「与えてくださる神」 マルコによる福音書 12章41~44節
神殿の賽銭箱の前に様々な人々が進み出てささげている光景は、いつもの祭りの風景であったでしょう。 神殿の中庭には、13の賽銭箱があったと言われています。 人々は競ってたくさんお献金をささげていたのでしょう。 日本の賽銭箱とは異なりラッパ型の容器にささげられる貨幣の音で、その量が推し量られたかもしれません。 大口の献金者については、祭司がその名と金額を読み上げる慣習があったとさえ言われる。 その賽銭箱の向いに座って、イエスは見ておられたのです。 イエスがご覧になっていたものは、いったい何だったのでしょうか。 イエスの目の先には、有り余る中からささげる金持ちの姿があったでしょう。 長い衣をまとった堂々とふるまう律法学者たちの姿もあったでしょう。 そのような金持ちや律法学者たちにまぎれて、人知れず、人に隠れてささげたひとりのやもめの姿がイエスに見出されたのです。 ささげられた貨幣はレプトン銅貨2枚であったという。 ギリシャ貨幣の最小単位の銅貨2枚です。 今に換算しても百円玉にも満たないものであったようです。 その日のパンを買うための最後の2枚であったかもしれない。 その1枚を自分のために残しておくこともできたのに、やもめは賽銭箱に2枚ともささげた。 その姿に、イエスは真の礼拝をささげる者の姿を見て取って、「この貧しいやもめは、だれよりもたくさん入れた。 皆は有り余る中から入れたが、この人は、乏しい中から自分の持っている物をすべて、生活費を全部入れた。
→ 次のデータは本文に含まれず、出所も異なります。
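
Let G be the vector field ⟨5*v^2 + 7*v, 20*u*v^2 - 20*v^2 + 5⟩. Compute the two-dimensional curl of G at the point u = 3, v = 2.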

」と弟子たちを呼び寄せて言われたのです。
自分の生活がすべて神に支えられていると告白している姿。 神に支えられて生きていることが赦されていると感謝している姿。 神の国に生きる者としてくださった恵みに応えて、自分自身をささげますと言っていいほどに献身を表している姿であったのです。 イエスはその姿を、「だれよりもたくさん入れた。」と表現されたのでしょう。 これからエルサレムで十字架に架けられて命をささげるご自身の姿と重ね合わせて、「その姿こそ、アーメン。 その通り。」と、十字架の後、身をささげて歩むことになる弟子たちに向けて、その姿を伝えたのです。 イエスは、じっと座って、ささげるその姿、そのささげる中にある思いを見ておられたのです。 イエスは、やもめの献金をささげる行いを褒めてもいないし、このような献金をするようにと勧めてもいない。 そのやもめの信仰を弟子たちに伝えているのです。 私たちが全財産を投げ出したとしても、この神の恵みに対する感謝がなければ、またイエス・キリストのご愛に応えるものでなければ、また物をささげるだけで自分自身をささげるものでなければ、それは空しいのではないでしょうか。 神は私たちのもっているものを取り上げるお方ではありません。 み子イエスを、私たちのために与えてくださったお方です。 そのお方に信頼して、感謝して、応えて、自身をささげていく祝福をイエスは語っておられるのです。
このだれの目にも留まらなかったひとりのやもめを見出したイエスが、じっと座って見ておられる幸いを私たちは憶えます。 私たちは、だれのまなざしの中で生きているでしょうか。 この世の人たちのまなざしでしょうか。 このやもめは必要なものが欠けているようなところからでも、持ち物ではない「自分自身」をささげました。 神より与えられる恵みに応えて、「感謝」をささげました。 やもめはこの世ではなく、神を愛したのです。 イエスは、人目につかず、自分をささげている一人のやもめの姿を見出して、ご自身の姿に重ね合わせて、神の前に自分自身を差し出す恵みと、感謝と賛美をささげることのできる幸いを、私たち、弟子たちに祝福してくださっているのです。 預言者エリアを通して語られた「壺の粉は尽きることなく 甕の油はなくならない」(列王記上17章14節)というみ言葉を信じたやもめが、み言葉とおりであったと後に語っています。 私たちもまた、同じように、聖書のみ言葉すべてその通りであったと証言する者として歩ませていただきたいと願います。